The focus of trying out a new, full-face snorkel mask soon turned to the underwater scene before me. The coral reef was not radiating rainbow colors as I had expected. There were splashes of color but there were also plenty of gray and brown coral skeletons. Dozens of multicolored fish swam among the coral which was a treat to see, along with rays, eels, turtles, and barracudas - the reef was teeming with life. This coral reef, a few dozen yards off the beach of Providenciales of the Turks and Caicos Islands. The coral was protected by buoys and rope, keeping human interaction at bay.

I swam around the perimeter of the protected, Bight Reef and peered into the coral, flanked by angel fish and curious parrot fish. Along the no-go border of the reef, anchored to the sea floor were flower pot-shaped objects with a few holes in their sides. These were placed by man to encourage new coral to grow from. Some of those starter homes showed evidence of new, living coral, but a few were nearly unoccupied except for the small, lifeless clumps of coral that didn’t make it. Since this coral reef, about the size of a football field, seemed to be hanging on to existence, I wondered if this was its last stand?

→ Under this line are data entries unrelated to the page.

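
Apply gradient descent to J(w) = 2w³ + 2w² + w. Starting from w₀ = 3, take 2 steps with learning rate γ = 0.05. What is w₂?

J′(w) = 6w² + 4w + 1
w₁ = 3 − 0.05·67 = -0.35
w₂ = -0.35 − 0.05·0.335 = -0.36675

-0.36675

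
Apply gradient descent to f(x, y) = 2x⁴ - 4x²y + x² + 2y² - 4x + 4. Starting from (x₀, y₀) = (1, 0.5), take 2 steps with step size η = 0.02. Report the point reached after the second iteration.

∇f = (8x³ - 8xy + 2x - 4, -4x² + 4y)
Step 1: at (1, 0.5), ∇f = (2, -2) → (1, 0.5) − 0.02·(2, -2) = (0.96, 0.54)
Step 2: at (0.96, 0.54), ∇f = (0.850688, -1.5264) → (0.96, 0.54) − 0.02·(0.850688, -1.5264) = (0.94298624, 0.570528)

(0.94298624, 0.570528)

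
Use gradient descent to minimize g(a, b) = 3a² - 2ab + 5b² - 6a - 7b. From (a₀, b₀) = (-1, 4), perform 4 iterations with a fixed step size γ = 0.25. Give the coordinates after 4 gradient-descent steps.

∇g = (6a - 2b - 6, -2a + 10b - 7)
(a₁, b₁) = (-1, 4) − 0.25·(-20, 35) = (4, -4.75)
(a₂, b₂) = (4, -4.75) − 0.25·(27.5, -62.5) = (-2.875, 10.875)
(a₃, b₃) = (-2.875, 10.875) − 0.25·(-45, 107.5) = (8.375, -16)
(a₄, b₄) = (8.375, -16) − 0.25·(76.25, -183.75) = (-10.6875, 29.9375)

(-10.6875, 29.9375)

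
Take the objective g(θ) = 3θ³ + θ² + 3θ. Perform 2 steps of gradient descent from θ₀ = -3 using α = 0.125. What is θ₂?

-192.8203125

g′(θ) = 9θ² + 2θ + 3
θ₁ = -3 − 0.125·78 = -12.75
θ₂ = -12.75 − 0.125·1440.5625 = -192.8203125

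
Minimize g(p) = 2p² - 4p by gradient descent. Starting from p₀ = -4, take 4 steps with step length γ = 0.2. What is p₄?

0.992

g′(p) = 4p - 4
Step 1: g′(-4) = -20; p₁ = -4 − 0.2·(-20) = 0
Step 2: g′(0) = -4; p₂ = 0 − 0.2·(-4) = 0.8
Step 3: g′(0.8) = -0.8; p₃ = 0.8 − 0.2·(-0.8) = 0.96
Step 4: g′(0.96) = -0.16; p₄ = 0.96 − 0.2·(-0.16) = 0.992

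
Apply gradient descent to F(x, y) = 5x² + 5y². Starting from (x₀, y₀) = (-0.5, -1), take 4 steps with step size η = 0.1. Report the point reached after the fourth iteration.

(0, 0)

∇F = (10x, 10y)
(x₁, y₁) = (-0.5, -1) − 0.1·(-5, -10) = (0, 0)
(x₂, y₂) = (0, 0) − 0.1·(0, 0) = (0, 0)
(x₃, y₃) = (0, 0) − 0.1·(0, 0) = (0, 0)
(x₄, y₄) = (0, 0) − 0.1·(0, 0) = (0, 0)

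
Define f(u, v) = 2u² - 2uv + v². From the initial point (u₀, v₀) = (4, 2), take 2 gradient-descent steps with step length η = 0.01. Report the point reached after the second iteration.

∇f = (4u - 2v, -2u + 2v)
Step 1: at (4, 2), ∇f = (12, -4) → (4, 2) − 0.01·(12, -4) = (3.88, 2.04)
Step 2: at (3.88, 2.04), ∇f = (11.44, -3.68) → (3.88, 2.04) − 0.01·(11.44, -3.68) = (3.7656, 2.0768)

(3.7656, 2.0768)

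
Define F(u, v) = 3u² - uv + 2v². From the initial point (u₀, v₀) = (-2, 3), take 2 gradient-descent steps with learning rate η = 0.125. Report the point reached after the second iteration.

∇F = (6u - v, -u + 4v)
(u₁, v₁) = (-2, 3) − 0.125·(-15, 14) = (-0.125, 1.25)
(u₂, v₂) = (-0.125, 1.25) − 0.125·(-2, 5.125) = (0.125, 0.609375)

(0.125, 0.609375)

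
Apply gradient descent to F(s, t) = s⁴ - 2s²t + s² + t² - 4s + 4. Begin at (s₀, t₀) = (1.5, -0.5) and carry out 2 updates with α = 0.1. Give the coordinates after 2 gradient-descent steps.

∇F = (4s³ - 4st + 2s - 4, -2s² + 2t)
(s₁, t₁) = (1.5, -0.5) − 0.1·(15.5, -5.5) = (-0.05, 0.05)
(s₂, t₂) = (-0.05, 0.05) − 0.1·(-4.0905, 0.095) = (0.35905, 0.0405)

(0.35905, 0.0405)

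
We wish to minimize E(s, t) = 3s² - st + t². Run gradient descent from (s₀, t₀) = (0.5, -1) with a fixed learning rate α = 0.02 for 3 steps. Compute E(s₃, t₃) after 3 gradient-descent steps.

∇E = (6s - t, -s + 2t)
Step 1: at (0.5, -1), ∇E = (4, -2.5) → (0.5, -1) − 0.02·(4, -2.5) = (0.42, -0.95)
Step 2: at (0.42, -0.95), ∇E = (3.47, -2.32) → (0.42, -0.95) − 0.02·(3.47, -2.32) = (0.3506, -0.9036)
Step 3: at (0.3506, -0.9036), ∇E = (3.0072, -2.1578) → (0.3506, -0.9036) − 0.02·(3.0072, -2.1578) = (0.290456, -0.860444)
E(0.290456, -0.860444) = 1.243379063408

1.243379063408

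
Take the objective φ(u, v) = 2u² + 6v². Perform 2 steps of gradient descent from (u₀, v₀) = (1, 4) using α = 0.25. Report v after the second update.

∇φ = (4u, 12v)
Step 1: at (1, 4), ∇φ = (4, 48) → (1, 4) − 0.25·(4, 48) = (0, -8)
Step 2: at (0, -8), ∇φ = (0, -96) → (0, -8) − 0.25·(0, -96) = (0, 16)
v = 16

16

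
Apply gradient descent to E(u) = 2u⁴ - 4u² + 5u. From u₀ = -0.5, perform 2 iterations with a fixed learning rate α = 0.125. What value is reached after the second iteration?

E′(u) = 8u³ - 8u + 5
Step 1: E′(-0.5) = 8; u₁ = -0.5 − 0.125·8 = -1.5
Step 2: E′(-1.5) = -10; u₂ = -1.5 − 0.125·(-10) = -0.25

-0.25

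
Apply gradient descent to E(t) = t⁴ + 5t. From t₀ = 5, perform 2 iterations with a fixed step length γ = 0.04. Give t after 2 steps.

E′(t) = 4t³ + 5
t₁ = 5 − 0.04·505 = -15.2
t₂ = -15.2 − 0.04·(-14042.232) = 546.48928

546.48928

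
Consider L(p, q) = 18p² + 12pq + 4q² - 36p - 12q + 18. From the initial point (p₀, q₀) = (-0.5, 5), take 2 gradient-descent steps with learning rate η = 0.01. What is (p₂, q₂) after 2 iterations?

(-0.572, 4.5848)

∇L = (36p + 12q - 36, 12p + 8q - 12)
(p₁, q₁) = (-0.5, 5) − 0.01·(6, 22) = (-0.56, 4.78)
(p₂, q₂) = (-0.56, 4.78) − 0.01·(1.2, 19.52) = (-0.572, 4.5848)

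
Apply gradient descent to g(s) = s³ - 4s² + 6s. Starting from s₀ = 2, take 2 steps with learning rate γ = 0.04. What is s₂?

g′(s) = 3s² - 8s + 6
s₁ = 2 − 0.04·2 = 1.92
s₂ = 1.92 − 0.04·1.6992 = 1.852032

1.852032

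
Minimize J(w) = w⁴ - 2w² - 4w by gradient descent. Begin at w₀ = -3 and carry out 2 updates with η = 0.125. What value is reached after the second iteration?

-413.9375

J′(w) = 4w³ - 4w - 4
Step 1: J′(-3) = -100; w₁ = -3 − 0.125·(-100) = 9.5
Step 2: J′(9.5) = 3387.5; w₂ = 9.5 − 0.125·3387.5 = -413.9375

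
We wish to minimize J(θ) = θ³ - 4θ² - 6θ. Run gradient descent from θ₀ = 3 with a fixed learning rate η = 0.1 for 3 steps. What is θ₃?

3.2776413

J′(θ) = 3θ² - 8θ - 6
Step 1: J′(3) = -3; θ₁ = 3 − 0.1·(-3) = 3.3
Step 2: J′(3.3) = 0.27; θ₂ = 3.3 − 0.1·0.27 = 3.273
Step 3: J′(3.273) = -0.046413; θ₃ = 3.273 − 0.1·(-0.046413) = 3.2776413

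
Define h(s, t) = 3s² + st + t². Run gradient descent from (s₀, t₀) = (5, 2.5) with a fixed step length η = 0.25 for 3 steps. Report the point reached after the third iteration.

∇h = (6s + t, s + 2t)
Step 1: at (5, 2.5), ∇h = (32.5, 10) → (5, 2.5) − 0.25·(32.5, 10) = (-3.125, 0)
Step 2: at (-3.125, 0), ∇h = (-18.75, -3.125) → (-3.125, 0) − 0.25·(-18.75, -3.125) = (1.5625, 0.78125)
Step 3: at (1.5625, 0.78125), ∇h = (10.15625, 3.125) → (1.5625, 0.78125) − 0.25·(10.15625, 3.125) = (-0.9765625, 0)

(-0.9765625, 0)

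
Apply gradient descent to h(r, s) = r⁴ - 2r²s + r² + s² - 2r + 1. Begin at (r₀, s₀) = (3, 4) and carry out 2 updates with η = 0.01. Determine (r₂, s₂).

∇h = (4r³ - 4rs + 2r - 2, -2r² + 2s)
(r₁, s₁) = (3, 4) − 0.01·(64, -10) = (2.36, 4.1)
(r₂, s₂) = (2.36, 4.1) − 0.01·(16.593024, -2.9392) = (2.19406976, 4.129392)

(2.19406976, 4.129392)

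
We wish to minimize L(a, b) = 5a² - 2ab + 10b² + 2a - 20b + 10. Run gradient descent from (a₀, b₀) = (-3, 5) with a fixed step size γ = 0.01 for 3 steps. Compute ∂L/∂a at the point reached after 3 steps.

-24.008432

∇L = (10a - 2b + 2, -2a + 20b - 20)
Step 1: at (-3, 5), ∇L = (-38, 86) → (-3, 5) − 0.01·(-38, 86) = (-2.62, 4.14)
Step 2: at (-2.62, 4.14), ∇L = (-32.48, 68.04) → (-2.62, 4.14) − 0.01·(-32.48, 68.04) = (-2.2952, 3.4596)
Step 3: at (-2.2952, 3.4596), ∇L = (-27.8712, 53.7824) → (-2.2952, 3.4596) − 0.01·(-27.8712, 53.7824) = (-2.016488, 2.921776)
∂L/∂a at (-2.016488, 2.921776) = -24.008432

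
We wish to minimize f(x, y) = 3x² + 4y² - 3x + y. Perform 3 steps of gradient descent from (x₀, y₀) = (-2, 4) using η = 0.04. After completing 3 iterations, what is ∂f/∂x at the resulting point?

-6.58464

∇f = (6x - 3, 8y + 1)
(x₁, y₁) = (-2, 4) − 0.04·(-15, 33) = (-1.4, 2.68)
(x₂, y₂) = (-1.4, 2.68) − 0.04·(-11.4, 22.44) = (-0.944, 1.7824)
(x₃, y₃) = (-0.944, 1.7824) − 0.04·(-8.664, 15.2592) = (-0.59744, 1.172032)
∂f/∂x at (-0.59744, 1.172032) = -6.58464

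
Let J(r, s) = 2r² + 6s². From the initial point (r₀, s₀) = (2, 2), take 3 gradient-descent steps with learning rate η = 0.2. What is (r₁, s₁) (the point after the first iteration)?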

This reef is a restoration and protection project designated as A National Parks Reef Recovery Area. Those involved with this project and others around the islands, encourage snorkelers to visit the reef and to see and understand. There are a few reasons the coral of the Caribbean has been declining, but mostly because of the rise in sea temps. The coral is becoming bleached – a term used as the polyps that create the coral die. Will restoration projects be successful going forward? Time will tell. But for now, there is coral for exploring – and the aquatic life, and snorkelers, are grateful.